The festival kicked off Thursday, Oct. 24 with a Macabre Masquerade Ball at the Hammond Regional Arts Center. Many attended dressed in formal attire and masks, and some incorporated the macabre theme into their garb. Upon entrance, guests were given a raffle ticket for a chance to win various prizes. Guests also had an opportunity to participate in a tarot card reading or purchase horror-inspired artwork.

In addition to a DJ, entertainment included a performance by LA LA Tribal Belly Dancing Troupe and a 7 Signs of the Apocalypse Fashion Show. Many Southeastern students and local designers were featured in the show. Attendee Christopher Bass said, “I went to the ball last year, and it was awesome. But this year was even better. Especially the fashion show. All the designers did amazing work.”

The Freaky Film Night was held the following night in the Pottle Building Annex. An independent horror film and the 1968 horror classic “Night of the Living Dead” were shown by projector. This event was new to the festival line-up. “People seemed to enjoy it,” Winter said. “Film is definitely something we want to continue to incorporate in the horror festival. Whether it’s always going to be a film night—I don’t know yet.”

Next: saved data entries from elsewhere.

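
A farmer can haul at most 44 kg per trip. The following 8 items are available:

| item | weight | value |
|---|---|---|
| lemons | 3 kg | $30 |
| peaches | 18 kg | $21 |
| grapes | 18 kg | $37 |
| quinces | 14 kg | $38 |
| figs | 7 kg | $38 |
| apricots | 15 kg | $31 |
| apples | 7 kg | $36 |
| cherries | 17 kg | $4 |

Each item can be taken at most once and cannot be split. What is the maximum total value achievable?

$143

This is a 0/1 knapsack; check combinations near the capacity.
- lemons+grapes+quinces+figs: weight 3+18+14+7=42, value 30+37+38+38=143
- quinces+figs+apricots+apples: weight 14+7+15+7=43, value 38+38+31+36=143
- lemons+quinces+figs+apples: weight 3+14+7+7=31, value 30+38+38+36=142
- lemons+grapes+figs+apples: weight 3+18+7+7=35, value 30+37+38+36=141
- lemons+grapes+quinces+apples: weight 3+18+14+7=42, value 30+37+38+36=141
Best: $143.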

Lydia Cabellero and Quinn Kennedy pose for a picture. Kennedy modeled “The Sky is Raining Fire” in the 7 Signs of the Apocalypse fashion show. Photo taken by Lynsey Manly.

Lydia Cabellero and Quinn Kennedy pose for a picture. Kennedy modeled “The Sky is Raining Fire” in the 7 Signs of the Apocalypse fashion show. Photo taken by Lynsey Manly.

Alpha Psi Omega, the National Theater Honors Society, hosted the final event of the festival. The show was performed in the Vonnie Borden Theatre at 8 PM Saturday night. However, this event actually began 24 hours previously when six playwrights received photos of actors and a sign of the apocalypse to use as inspiration for a 10-minute scene. The entire show was written, memorized, directed, staged with all make-up, costume and lighting components and performed within a 24-hour period.

Bass was also an actor in the festival and said, “This was only my second time acting ever. It was pretty stressful memorizing my lines in such a short period of time. Don’t get me wrong, I had a blast. I couldn’t have asked for a better cast or director.”

About 40 people were involved in creating this show that featured zombies, fake blood, magic potions and divine beings, to name a few.  Audience member Ross Tomko said, “I thought the show was entertainingly scary. I’ll definitely return for next year’s show.”

Winter was pleased with the 3rd Annual Hammond Horror Festival and said, “I think from a technical vantage point, and an organizational vantage point, and even overall from an execution vantage point this year was the strongest of the three years. Attendance was down compared at least to last year. We were competing homecomings, and we’ll just have to do better finding a week in October that’s not going to have as much competition.”